Do We Even Need Keywords?
There’s a growing trend away from emphasizing keywords. Increasingly, internet marketers are finding that it’s the value of the content they write that gets traffic which will convert. They’re starting to shy away from strict keyword guidelines and let writers use them naturally.
However, keywords are still necessary and this is the reason why. An article or site will not rank highly in Google or other search engines if it is not keyword-optimized. If we skip them entirely, the search engines won’t even find our articles, and that won’t even get them read.
How Much Is Enough?
How many times should you use them? This is the whole elusive science of internet marketing, and nobody knows exactly. Google and other search engines have their secret algorithms, which are closely guarded. Not only that, they change them periodically so that marketers get thrown off the trail.

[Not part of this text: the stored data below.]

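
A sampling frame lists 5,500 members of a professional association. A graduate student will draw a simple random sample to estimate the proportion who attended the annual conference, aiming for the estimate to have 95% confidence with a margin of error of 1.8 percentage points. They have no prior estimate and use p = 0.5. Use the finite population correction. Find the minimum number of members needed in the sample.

1927

For 95% confidence, z = 1.960.
Unadjusted: n₀ = 1.960² × 0.50 × 0.50 / 0.018² ≈ 2964.20, so n₀ = 2965.
Finite population correction with N = 5,500: n = n₀ / (1 + (n₀−1)/N) = 2965 / (1 + 2964/5500) = 2965 / 1.5389 ≈ 1926.69.
Rounding up, n = 1927.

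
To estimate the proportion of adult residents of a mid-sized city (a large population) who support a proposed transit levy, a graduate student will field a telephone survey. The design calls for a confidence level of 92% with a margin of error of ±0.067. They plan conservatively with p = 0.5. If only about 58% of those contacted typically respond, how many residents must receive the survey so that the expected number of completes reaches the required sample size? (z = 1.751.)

Completed interviews needed: n₀ = 1.751² × 0.2500 / 0.067² ≈ 170.75 → 171.
At a 58% response rate, contacts needed = 171 / 0.58 ≈ 294.83 → 295.

295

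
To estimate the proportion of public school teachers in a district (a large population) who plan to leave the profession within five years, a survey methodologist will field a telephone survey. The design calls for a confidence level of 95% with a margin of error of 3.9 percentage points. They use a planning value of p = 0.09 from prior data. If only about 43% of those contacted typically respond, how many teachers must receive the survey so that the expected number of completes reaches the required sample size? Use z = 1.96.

482

Completed interviews needed: n₀ = 1.96² × 0.0819 / 0.039² ≈ 206.86 → 207.
At a 43% response rate, contacts needed = 207 / 0.43 ≈ 481.40 → 482.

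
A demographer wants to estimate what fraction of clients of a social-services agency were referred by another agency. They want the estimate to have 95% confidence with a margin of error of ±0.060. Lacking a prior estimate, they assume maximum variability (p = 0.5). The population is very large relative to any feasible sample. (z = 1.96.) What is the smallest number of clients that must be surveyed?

267

With p = 0.5, p(1−p) = 0.25.
n = z²·p(1−p)/E² = 1.96² × 0.2500 / 0.060² = 3.8416 × 0.2500 / 0.003600 ≈ 266.78.
Rounding up gives n = 267.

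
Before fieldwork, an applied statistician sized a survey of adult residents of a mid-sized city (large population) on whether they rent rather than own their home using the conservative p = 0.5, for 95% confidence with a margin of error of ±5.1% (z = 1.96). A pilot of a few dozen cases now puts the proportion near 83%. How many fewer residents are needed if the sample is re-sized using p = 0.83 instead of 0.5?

Conservative (p = 0.5): n = 1.96² × 0.25 / 0.051² ≈ 369.24 → 370.
Using p = 0.83: p(1−p) = 0.1411, so n = 1.96² × 0.1411 / 0.051² ≈ 208.40 → 209.
Reduction: 370 − 209 = 161.

161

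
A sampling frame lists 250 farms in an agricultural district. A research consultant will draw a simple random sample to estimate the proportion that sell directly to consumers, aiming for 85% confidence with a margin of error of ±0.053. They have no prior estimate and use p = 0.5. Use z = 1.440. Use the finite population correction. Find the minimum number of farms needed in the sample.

Unadjusted: n₀ = 1.440² × 0.50 × 0.50 / 0.053² ≈ 184.55, so n₀ = 185.
Finite population correction with N = 250: n = n₀ / (1 + (n₀−1)/N) = 185 / (1 + 184/250) = 185 / 1.7360 ≈ 106.57.
Rounding up, n = 107.

107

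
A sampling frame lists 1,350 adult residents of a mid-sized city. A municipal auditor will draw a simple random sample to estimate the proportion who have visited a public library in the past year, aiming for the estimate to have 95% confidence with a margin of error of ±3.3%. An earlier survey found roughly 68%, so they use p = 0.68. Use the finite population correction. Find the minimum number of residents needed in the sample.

490

For 95% confidence, z = 1.960.
Unadjusted: n₀ = 1.960² × 0.68 × 0.32 / 0.033² ≈ 767.61, so n₀ = 768.
Finite population correction with N = 1,350: n = n₀ / (1 + (n₀−1)/N) = 768 / (1 + 767/1350) = 768 / 1.5681 ≈ 489.75.
Rounding up, n = 490.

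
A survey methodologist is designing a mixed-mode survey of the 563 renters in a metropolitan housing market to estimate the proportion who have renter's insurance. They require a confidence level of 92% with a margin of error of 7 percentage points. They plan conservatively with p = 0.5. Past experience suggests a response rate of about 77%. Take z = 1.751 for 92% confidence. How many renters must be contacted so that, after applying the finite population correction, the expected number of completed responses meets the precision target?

Completed interviews needed (unadjusted): n₀ = 1.751² × 0.2500 / 0.070² ≈ 156.43 → 157.
FPC for N = 563: n = 157 / (1 + 156/563) = 157 / 1.2771 ≈ 122.94 → 123.
At a 77% response rate, contacts needed = 123 / 0.77 ≈ 159.74 → 160.

160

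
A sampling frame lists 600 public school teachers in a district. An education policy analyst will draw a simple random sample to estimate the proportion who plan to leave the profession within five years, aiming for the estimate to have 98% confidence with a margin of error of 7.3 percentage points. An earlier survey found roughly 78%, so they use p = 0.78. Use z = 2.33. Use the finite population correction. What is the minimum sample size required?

136

Unadjusted: n₀ = 2.33² × 0.78 × 0.22 / 0.073² ≈ 174.82, so n₀ = 175.
Finite population correction with N = 600: n = n₀ / (1 + (n₀−1)/N) = 175 / (1 + 174/600) = 175 / 1.2900 ≈ 135.66.
Rounding up, n = 136.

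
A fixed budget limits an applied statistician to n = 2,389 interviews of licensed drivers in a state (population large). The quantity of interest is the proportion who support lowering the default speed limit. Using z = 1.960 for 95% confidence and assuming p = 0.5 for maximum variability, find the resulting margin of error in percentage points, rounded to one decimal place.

2.0

SE(p̂) = √[p(1−p)/n] = √[0.2500/2389] = 0.01023.
E = z × SE = 1.960 × 0.01023 = 0.02005, or 2.0 percentage points.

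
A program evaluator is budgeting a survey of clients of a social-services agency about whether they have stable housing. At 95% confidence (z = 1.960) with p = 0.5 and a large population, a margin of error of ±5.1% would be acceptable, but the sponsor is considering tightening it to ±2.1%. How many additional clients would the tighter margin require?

At ±5.1%: n = 1.960² × 0.2500 / 0.051² ≈ 369.24 → 370.
At ±2.1%: n = 1.960² × 0.2500 / 0.021² ≈ 2177.78 → 2178.
Additional respondents: 2178 − 370 = 1808.

1808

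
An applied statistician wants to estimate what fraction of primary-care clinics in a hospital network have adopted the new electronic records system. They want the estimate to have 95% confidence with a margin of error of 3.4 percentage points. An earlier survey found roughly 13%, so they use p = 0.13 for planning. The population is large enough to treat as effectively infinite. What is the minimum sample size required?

For 95% confidence, z = 1.960.
With p = 0.13, p(1−p) = 0.1131.
n = z²·p(1−p)/E² = 1.960² × 0.1131 / 0.034² = 3.8416 × 0.1131 / 0.001156 ≈ 375.85.
Rounding up gives n = 376.

376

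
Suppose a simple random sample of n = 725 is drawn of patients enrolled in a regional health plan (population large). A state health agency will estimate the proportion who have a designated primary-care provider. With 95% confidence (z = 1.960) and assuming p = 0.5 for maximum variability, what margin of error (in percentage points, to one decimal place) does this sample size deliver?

3.6

SE(p̂) = √[p(1−p)/n] = √[0.2500/725] = 0.01857.
E = z × SE = 1.960 × 0.01857 = 0.03640, or 3.6 percentage points.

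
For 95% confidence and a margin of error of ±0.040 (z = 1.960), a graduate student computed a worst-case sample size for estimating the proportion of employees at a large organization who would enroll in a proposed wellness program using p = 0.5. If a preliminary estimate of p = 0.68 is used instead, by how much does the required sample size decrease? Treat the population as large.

Conservative (p = 0.5): n = 1.960² × 0.25 / 0.040² ≈ 600.25 → 601.
Using p = 0.68: p(1−p) = 0.2176, so n = 1.960² × 0.2176 / 0.040² ≈ 522.46 → 523.
Reduction: 601 − 523 = 78.

78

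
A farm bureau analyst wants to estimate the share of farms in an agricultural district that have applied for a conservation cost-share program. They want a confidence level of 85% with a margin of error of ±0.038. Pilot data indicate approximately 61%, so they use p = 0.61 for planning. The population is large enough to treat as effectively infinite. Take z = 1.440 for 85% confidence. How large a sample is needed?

With p = 0.61, p(1−p) = 0.2379.
n = z²·p(1−p)/E² = 1.440² × 0.2379 / 0.038² = 2.0736 × 0.2379 / 0.001444 ≈ 341.63.
Rounding up gives n = 342.

342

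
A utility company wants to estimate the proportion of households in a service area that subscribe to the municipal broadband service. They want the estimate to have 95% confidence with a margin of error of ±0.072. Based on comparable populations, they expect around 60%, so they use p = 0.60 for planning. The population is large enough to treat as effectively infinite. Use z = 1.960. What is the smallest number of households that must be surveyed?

With p = 0.60, p(1−p) = 0.2400.
n = z²·p(1−p)/E² = 1.960² × 0.2400 / 0.072² = 3.8416 × 0.2400 / 0.005184 ≈ 177.85.
Rounding up gives n = 178.

178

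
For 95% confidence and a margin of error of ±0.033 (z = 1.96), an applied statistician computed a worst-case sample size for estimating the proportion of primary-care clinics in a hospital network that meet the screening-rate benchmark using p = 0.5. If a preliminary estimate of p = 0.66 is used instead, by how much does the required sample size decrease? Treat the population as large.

Conservative (p = 0.5): n = 1.96² × 0.25 / 0.033² ≈ 881.91 → 882.
Using p = 0.66: p(1−p) = 0.2244, so n = 1.96² × 0.2244 / 0.033² ≈ 791.60 → 792.
Reduction: 882 − 792 = 90.

90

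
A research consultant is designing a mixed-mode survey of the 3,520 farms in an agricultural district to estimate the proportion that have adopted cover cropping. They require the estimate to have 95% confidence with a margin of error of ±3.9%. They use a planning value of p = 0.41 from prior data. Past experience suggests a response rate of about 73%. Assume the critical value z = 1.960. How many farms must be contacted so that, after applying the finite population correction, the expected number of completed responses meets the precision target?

Completed interviews needed (unadjusted): n₀ = 1.960² × 0.2419 / 0.039² ≈ 610.97 → 611.
FPC for N = 3,520: n = 611 / (1 + 610/3520) = 611 / 1.1733 ≈ 520.76 → 521.
At a 73% response rate, contacts needed = 521 / 0.73 ≈ 713.70 → 714.

714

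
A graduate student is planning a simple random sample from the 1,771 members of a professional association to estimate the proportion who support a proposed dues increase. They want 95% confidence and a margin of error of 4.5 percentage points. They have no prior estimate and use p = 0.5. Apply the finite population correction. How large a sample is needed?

For 95% confidence, z = 1.960.
Unadjusted: n₀ = 1.960² × 0.50 × 0.50 / 0.045² ≈ 474.27, so n₀ = 475.
Finite population correction with N = 1,771: n = n₀ / (1 + (n₀−1)/N) = 475 / (1 + 474/1771) = 475 / 1.2676 ≈ 374.71.
Rounding up, n = 375.

375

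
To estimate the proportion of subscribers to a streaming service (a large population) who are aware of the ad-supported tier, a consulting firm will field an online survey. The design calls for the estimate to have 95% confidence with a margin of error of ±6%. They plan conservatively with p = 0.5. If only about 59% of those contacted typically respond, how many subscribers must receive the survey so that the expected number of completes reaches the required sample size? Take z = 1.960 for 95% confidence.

Completed interviews needed: n₀ = 1.960² × 0.2500 / 0.060² ≈ 266.78 → 267.
At a 59% response rate, contacts needed = 267 / 0.59 ≈ 452.54 → 453.

453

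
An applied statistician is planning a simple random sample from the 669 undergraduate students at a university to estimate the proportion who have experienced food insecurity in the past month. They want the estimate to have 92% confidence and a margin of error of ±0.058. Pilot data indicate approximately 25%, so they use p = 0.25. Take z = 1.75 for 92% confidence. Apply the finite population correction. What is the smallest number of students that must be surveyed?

137

Unadjusted: n₀ = 1.75² × 0.25 × 0.75 / 0.058² ≈ 170.70, so n₀ = 171.
Finite population correction with N = 669: n = n₀ / (1 + (n₀−1)/N) = 171 / (1 + 170/669) = 171 / 1.2541 ≈ 136.35.
Rounding up, n = 137.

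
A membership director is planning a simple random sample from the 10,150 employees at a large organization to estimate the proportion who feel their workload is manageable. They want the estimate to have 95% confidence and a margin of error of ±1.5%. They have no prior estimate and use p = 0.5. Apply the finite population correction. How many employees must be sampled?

3006

For 95% confidence, z = 1.96.
Unadjusted: n₀ = 1.96² × 0.50 × 0.50 / 0.015² ≈ 4268.44, so n₀ = 4269.
Finite population correction with N = 10,150: n = n₀ / (1 + (n₀−1)/N) = 4269 / (1 + 4268/10150) = 4269 / 1.4205 ≈ 3005.30.
Rounding up, n = 3006.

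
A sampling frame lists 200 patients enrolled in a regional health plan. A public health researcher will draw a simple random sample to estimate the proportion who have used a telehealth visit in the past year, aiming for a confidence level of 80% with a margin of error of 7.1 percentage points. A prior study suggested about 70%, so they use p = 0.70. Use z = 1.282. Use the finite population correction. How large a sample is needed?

52

Unadjusted: n₀ = 1.282² × 0.70 × 0.30 / 0.071² ≈ 68.47, so n₀ = 69.
Finite population correction with N = 200: n = n₀ / (1 + (n₀−1)/N) = 69 / (1 + 68/200) = 69 / 1.3400 ≈ 51.49.
Rounding up, n = 52.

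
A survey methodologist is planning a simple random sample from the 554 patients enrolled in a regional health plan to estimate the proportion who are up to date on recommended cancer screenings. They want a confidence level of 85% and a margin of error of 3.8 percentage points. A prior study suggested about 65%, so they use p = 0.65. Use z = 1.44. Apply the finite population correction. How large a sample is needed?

Unadjusted: n₀ = 1.44² × 0.65 × 0.35 / 0.038² ≈ 326.69, so n₀ = 327.
Finite population correction with N = 554: n = n₀ / (1 + (n₀−1)/N) = 327 / (1 + 326/554) = 327 / 1.5884 ≈ 205.86.
Rounding up, n = 206.

206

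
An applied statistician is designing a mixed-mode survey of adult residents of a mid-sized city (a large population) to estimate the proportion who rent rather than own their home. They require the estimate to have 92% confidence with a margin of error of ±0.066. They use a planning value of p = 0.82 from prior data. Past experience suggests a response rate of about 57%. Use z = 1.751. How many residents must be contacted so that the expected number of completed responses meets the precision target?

Completed interviews needed: n₀ = 1.751² × 0.1476 / 0.066² ≈ 103.89 → 104.
At a 57% response rate, contacts needed = 104 / 0.57 ≈ 182.46 → 183.

183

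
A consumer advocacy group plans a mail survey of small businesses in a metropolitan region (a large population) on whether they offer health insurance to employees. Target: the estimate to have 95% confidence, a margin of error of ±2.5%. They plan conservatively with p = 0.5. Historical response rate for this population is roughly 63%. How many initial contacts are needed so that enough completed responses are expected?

For 95% confidence, z = 1.960.
Completed interviews needed: n₀ = 1.960² × 0.2500 / 0.025² ≈ 1536.64 → 1537.
At a 63% response rate, contacts needed = 1537 / 0.63 ≈ 2439.68 → 2440.

2440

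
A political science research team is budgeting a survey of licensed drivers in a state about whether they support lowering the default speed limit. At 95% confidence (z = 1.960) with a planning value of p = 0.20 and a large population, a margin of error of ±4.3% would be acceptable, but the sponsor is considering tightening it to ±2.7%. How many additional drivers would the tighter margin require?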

Most clients will ask you to use the keywords a certain number of times. For example, they may say to use it 5-8 times in the article body. Too little and it won’t rank; too much and it will be thrown out as spam. Other clients will give you a certain keyword density, represented as a percentage. A density of, for example, 2% means that you should use it 10 times out of every 200 words, or to make it simpler, once every twenty words. I bet you never thought crunching numbers was part of being an article ghost writer!
Luckily, densities and keyword counts are not being used as often. Most internet marketers are finding that once in the title, once in the first paragraph, and naturally throughout is enough. If it’s used like this, and the content is really good, interesting, readable and eye-catching, you’ll get the traffic you need. However, it’s really important for writers to understand how this works, so that they’ll know exactly what to do when offered a job.